Em primeiro plano, cabe avaliar a omissão estatal como fator corroborante da problemática. Segundo o filósofo francês Michel Foucault, existem uma série de micropoderes os quais são exercidos cotidianamente e influenciam na construção social. Diante disso, infere-se que o Estado mostra-se displicente quanto a efetivação legislativa, a qual visa proteger as vítimas da violência doméstica. Assim, as dificuldades para denúncia dos casos tornam-se ainda maiores, haja vista o despreparo de exercê-la a distância no mesmo ambiente do abusador.
Ademais, é indispensável salientar a passividade da população como catalisador do empecilho.
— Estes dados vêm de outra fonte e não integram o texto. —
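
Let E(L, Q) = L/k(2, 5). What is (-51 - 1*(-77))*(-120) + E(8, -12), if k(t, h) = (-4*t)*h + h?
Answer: -109208/35 ≈ -3120.2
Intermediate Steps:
k(t, h) = h - 4*h*t (k(t, h) = -4*h*t + h = h - 4*h*t)
E(L, Q) = -L/35 (E(L, Q) = L/((5*(1 - 4*2))) = L/((5*(1 - 8))) = L/((5*(-7))) = L/(-35) = L*(-1/35) = -L/35)
(-51 - 1*(-77))*(-120) + E(8, -12) = (-51 - 1*(-77))*(-120) - 1/35*8 = (-51 + 77)*(-120) - 8/35 = 26*(-120) - 8/35 = -3120 - 8/35 = -109208/35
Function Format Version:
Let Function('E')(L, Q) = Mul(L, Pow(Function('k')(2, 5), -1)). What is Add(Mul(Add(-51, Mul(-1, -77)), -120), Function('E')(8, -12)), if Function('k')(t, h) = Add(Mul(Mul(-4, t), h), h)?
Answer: Rational(-109208, 35) ≈ -3120.2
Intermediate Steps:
Function('k')(t, h) = Add(h, Mul(-4, h, t)) (Function('k')(t, h) = Add(Mul(-4, h, t), h) = Add(h, Mul(-4, h, t)))
Function('E')(L, Q) = Mul(Rational(-1, 35), L) (Function('E')(L, Q) = Mul(L, Pow(Mul(5, Add(1, Mul(-4, 2))), -1)) = Mul(L, Pow(Mul(5, Add(1, -8)), -1)) = Mul(L, Pow(Mul(5, -7), -1)) = Mul(L, Pow(-35, -1)) = Mul(L, Rational(-1, 35)) = Mul(Rational(-1, 35), L))
Add(Mul(Add(-51, Mul(-1, -77)), -120), Function('E')(8, -12)) = Add(Mul(Add(-51, Mul(-1, -77)), -120), Mul(Rational(-1, 35), 8)) = Add(Mul(Add(-51, 77), -120), Rational(-8, 35)) = Add(Mul(26, -120), Rational(-8, 35)) = Add(-3120, Rational(-8, 35)) = Rational(-109208, 35)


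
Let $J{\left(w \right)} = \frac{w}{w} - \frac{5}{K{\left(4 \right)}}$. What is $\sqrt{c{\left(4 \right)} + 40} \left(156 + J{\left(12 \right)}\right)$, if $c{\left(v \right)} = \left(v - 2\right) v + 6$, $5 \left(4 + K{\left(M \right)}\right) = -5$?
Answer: $474 \sqrt{6} \approx 1161.1$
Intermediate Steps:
$K{\left(M \right)} = -5$ ($K{\left(M \right)} = -4 + \frac{1}{5} \left(-5\right) = -4 - 1 = -5$)
$c{\left(v \right)} = 6 + v \left(-2 + v\right)$ ($c{\left(v \right)} = \left(-2 + v\right) v + 6 = v \left(-2 + v\right) + 6 = 6 + v \left(-2 + v\right)$)
$J{\left(w \right)} = 2$ ($J{\left(w \right)} = \frac{w}{w} - \frac{5}{-5} = 1 - -1 = 1 + 1 = 2$)
$\sqrt{c{\left(4 \right)} + 40} \left(156 + J{\left(12 \right)}\right) = \sqrt{\left(6 + 4^{2} - 8\right) + 40} \left(156 + 2\right) = \sqrt{\left(6 + 16 - 8\right) + 40} \cdot 158 = \sqrt{14 + 40} \cdot 158 = \sqrt{54} \cdot 158 = 3 \sqrt{6} \cdot 158 = 474 \sqrt{6}$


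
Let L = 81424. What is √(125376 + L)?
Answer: 20*√517 ≈ 454.75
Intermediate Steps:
√(125376 + L) = √(125376 + 81424) = √206800 = 20*√517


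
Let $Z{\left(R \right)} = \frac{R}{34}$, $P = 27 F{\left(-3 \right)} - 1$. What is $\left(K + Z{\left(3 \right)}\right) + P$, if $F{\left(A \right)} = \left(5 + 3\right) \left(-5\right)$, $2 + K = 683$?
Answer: $- \frac{13597}{34} \approx -399.91$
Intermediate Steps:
$K = 681$ ($K = -2 + 683 = 681$)
$F{\left(A \right)} = -40$ ($F{\left(A \right)} = 8 \left(-5\right) = -40$)
$P = -1081$ ($P = 27 \left(-40\right) - 1 = -1080 - 1 = -1081$)
$Z{\left(R \right)} = \frac{R}{34}$ ($Z{\left(R \right)} = R \frac{1}{34} = \frac{R}{34}$)
$\left(K + Z{\left(3 \right)}\right) + P = \left(681 + \frac{1}{34} \cdot 3\right) - 1081 = \left(681 + \frac{3}{34}\right) - 1081 = \frac{23157}{34} - 1081 = - \frac{13597}{34}$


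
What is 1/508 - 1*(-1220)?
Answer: 619761/508 ≈ 1220.0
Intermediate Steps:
1/508 - 1*(-1220) = 1/508 + 1220 = 619761/508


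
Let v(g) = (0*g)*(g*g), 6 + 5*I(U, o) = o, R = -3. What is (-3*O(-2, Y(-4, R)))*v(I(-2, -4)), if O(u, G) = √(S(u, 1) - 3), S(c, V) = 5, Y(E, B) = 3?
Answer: 0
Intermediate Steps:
I(U, o) = -6/5 + o/5
O(u, G) = √2 (O(u, G) = √(5 - 3) = √2)
v(g) = 0 (v(g) = 0*g² = 0)
(-3*O(-2, Y(-4, R)))*v(I(-2, -4)) = -3*√2*0 = 0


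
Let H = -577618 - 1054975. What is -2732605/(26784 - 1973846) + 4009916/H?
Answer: -3346323272027/3178759791766 ≈ -1.0527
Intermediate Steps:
H = -1632593
-2732605/(26784 - 1973846) + 4009916/H = -2732605/(26784 - 1973846) + 4009916/(-1632593) = -2732605/(-1947062) + 4009916*(-1/1632593) = -2732605*(-1/1947062) - 4009916/1632593 = 2732605/1947062 - 4009916/1632593 = -3346323272027/3178759791766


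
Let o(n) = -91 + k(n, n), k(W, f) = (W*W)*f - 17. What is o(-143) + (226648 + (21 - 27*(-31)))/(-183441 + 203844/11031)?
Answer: -1972289323307397/674444609 ≈ -2.9243e+6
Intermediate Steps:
k(W, f) = -17 + f*W**2 (k(W, f) = W**2*f - 17 = f*W**2 - 17 = -17 + f*W**2)
o(n) = -108 + n**3 (o(n) = -91 + (-17 + n*n**2) = -91 + (-17 + n**3) = -108 + n**3)
o(-143) + (226648 + (21 - 27*(-31)))/(-183441 + 203844/11031) = (-108 + (-143)**3) + (226648 + (21 - 27*(-31)))/(-183441 + 203844/11031) = (-108 - 2924207) + (226648 + (21 + 837))/(-183441 + 203844*(1/11031)) = -2924315 + (226648 + 858)/(-183441 + 67948/3677) = -2924315 + 227506/(-674444609/3677) = -2924315 + 227506*(-3677/674444609) = -2924315 - 836539562/674444609 = -1972289323307397/674444609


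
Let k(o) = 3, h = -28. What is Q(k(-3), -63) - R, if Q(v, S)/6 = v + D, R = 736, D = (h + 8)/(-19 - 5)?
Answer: -713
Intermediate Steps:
D = ⅚ (D = (-28 + 8)/(-19 - 5) = -20/(-24) = -20*(-1/24) = ⅚ ≈ 0.83333)
Q(v, S) = 5 + 6*v (Q(v, S) = 6*(v + ⅚) = 6*(⅚ + v) = 5 + 6*v)
Q(k(-3), -63) - R = (5 + 6*3) - 1*736 = (5 + 18) - 736 = 23 - 736 = -713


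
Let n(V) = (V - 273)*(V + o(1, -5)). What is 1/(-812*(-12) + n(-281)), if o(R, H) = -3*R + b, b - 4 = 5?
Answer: 1/162094 ≈ 6.1693e-6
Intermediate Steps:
b = 9 (b = 4 + 5 = 9)
o(R, H) = 9 - 3*R (o(R, H) = -3*R + 9 = 9 - 3*R)
n(V) = (-273 + V)*(6 + V) (n(V) = (V - 273)*(V + (9 - 3*1)) = (-273 + V)*(V + (9 - 3)) = (-273 + V)*(V + 6) = (-273 + V)*(6 + V))
1/(-812*(-12) + n(-281)) = 1/(-812*(-12) + (-1638 + (-281)² - 267*(-281))) = 1/(9744 + (-1638 + 78961 + 75027)) = 1/(9744 + 152350) = 1/162094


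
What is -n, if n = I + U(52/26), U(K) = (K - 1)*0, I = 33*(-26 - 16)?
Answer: 1386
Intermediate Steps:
I = -1386 (I = 33*(-42) = -1386)
U(K) = 0 (U(K) = (-1 + K)*0 = 0)
n = -1386 (n = -1386 + 0 = -1386)
-n = -1*(-1386) = 1386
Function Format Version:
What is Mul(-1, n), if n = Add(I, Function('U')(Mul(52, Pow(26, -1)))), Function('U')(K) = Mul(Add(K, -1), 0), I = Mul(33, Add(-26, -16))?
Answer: 1386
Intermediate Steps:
I = -1386 (I = Mul(33, -42) = -1386)
Function('U')(K) = 0 (Function('U')(K) = Mul(Add(-1, K), 0) = 0)
n = -1386 (n = Add(-1386, 0) = -1386)
Mul(-1, n) = Mul(-1, -1386) = 1386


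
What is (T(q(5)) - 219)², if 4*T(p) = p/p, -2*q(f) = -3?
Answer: 765625/16 ≈ 47852.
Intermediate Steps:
q(f) = 3/2 (q(f) = -½*(-3) = 3/2)
T(p) = ¼ (T(p) = (p/p)/4 = (¼)*1 = ¼)
(T(q(5)) - 219)² = (¼ - 219)² = (-875/4)² = 765625/16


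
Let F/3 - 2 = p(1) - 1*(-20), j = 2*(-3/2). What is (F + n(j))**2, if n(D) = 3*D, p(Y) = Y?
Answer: 3600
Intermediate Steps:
j = -3 (j = 2*(-3*1/2) = 2*(-3/2) = -3)
F = 69 (F = 6 + 3*(1 - 1*(-20)) = 6 + 3*(1 + 20) = 6 + 3*21 = 6 + 63 = 69)
(F + n(j))**2 = (69 + 3*(-3))**2 = (69 - 9)**2 = 60**2 = 3600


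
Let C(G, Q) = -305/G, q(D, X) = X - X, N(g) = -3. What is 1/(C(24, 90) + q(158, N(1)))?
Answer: -24/305 ≈ -0.078689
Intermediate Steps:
q(D, X) = 0
1/(C(24, 90) + q(158, N(1))) = 1/(-305/24 + 0) = 1/(-305/24) = -24/305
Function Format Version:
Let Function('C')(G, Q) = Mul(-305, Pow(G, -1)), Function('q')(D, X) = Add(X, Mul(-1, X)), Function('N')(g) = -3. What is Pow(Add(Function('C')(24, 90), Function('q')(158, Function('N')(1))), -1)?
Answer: Rational(-24, 305) ≈ -0.078689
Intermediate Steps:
Function('q')(D, X) = 0
Pow(Add(Function('C')(24, 90), Function('q')(158, Function('N')(1))), -1) = Pow(Add(Mul(-305, Pow(24, -1)), 0), -1) = Pow(Add(Mul(-305, Rational(1, 24)), 0), -1) = Pow(Add(Rational(-305, 24), 0), -1) = Pow(Rational(-305, 24), -1) = Rational(-24, 305)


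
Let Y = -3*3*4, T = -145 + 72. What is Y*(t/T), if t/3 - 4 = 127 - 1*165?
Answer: -3672/73 ≈ -50.301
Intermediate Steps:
T = -73
Y = -36 (Y = -9*4 = -36)
t = -102 (t = 12 + 3*(127 - 1*165) = 12 + 3*(127 - 165) = 12 + 3*(-38) = 12 - 114 = -102)
Y*(t/T) = -(-3672)/(-73) = -(-3672)*(-1)/73 = -36*102/73 = -3672/73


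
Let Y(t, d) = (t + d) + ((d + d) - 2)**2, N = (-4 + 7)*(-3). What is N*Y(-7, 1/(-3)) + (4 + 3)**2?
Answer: 51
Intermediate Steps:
N = -9 (N = 3*(-3) = -9)
Y(t, d) = d + t + (-2 + 2*d)**2 (Y(t, d) = (d + t) + (2*d - 2)**2 = (d + t) + (-2 + 2*d)**2 = d + t + (-2 + 2*d)**2)
N*Y(-7, 1/(-3)) + (4 + 3)**2 = -9*(1/(-3) - 7 + 4*(-1 + 1/(-3))**2) + (4 + 3)**2 = -9*(-1/3 - 7 + 4*(-1 - 1/3)**2) + 7**2 = -9*(-1/3 - 7 + 4*(-4/3)**2) + 49 = -9*(-1/3 - 7 + 4*(16/9)) + 49 = -9*(-1/3 - 7 + 64/9) + 49 = -9*(-2/9) + 49 = 2 + 49 = 51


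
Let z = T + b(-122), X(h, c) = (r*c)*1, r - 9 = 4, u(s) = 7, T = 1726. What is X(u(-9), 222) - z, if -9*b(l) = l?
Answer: 10318/9 ≈ 1146.4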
De acordo com a crítica envolvida na obra de José Saramago, “Ensaio sobre a cegueira”, estar e ser cego para valores básicos de ética e solidariedade seria a condição natural do ser humano contemporâneo. Nesse sentido, depreende-se a falta de informação coletiva como alicerce na insuficiente rede de apoio às vítimas. Dessa forma, sem que a sociedade civil se predisponha ao auxílio necessário para realização de denúncias, o número de casos será majorado.
Portanto, indubitavelmente, é preciso que os casos de violência doméstica durante a quarentena sejam sanados no Brasil. Para tanto, cabe ao Ministério da Defesa, como viabilizador das políticas ligadas à segurança no país, junto à mídia, atuar em prol da criação de novos meios de prestar denúncia, por intermédio de propagandas elucidativas e melhor habilidade das ouvidorias. Tudo isso deve ocorrer com o fito de garantir a seguridade das vítimas, além do cumprimento das leis já existentes. Dessa maneira, ter-se-á uma realidade diferente daquela narrada em “A cor púrpura”.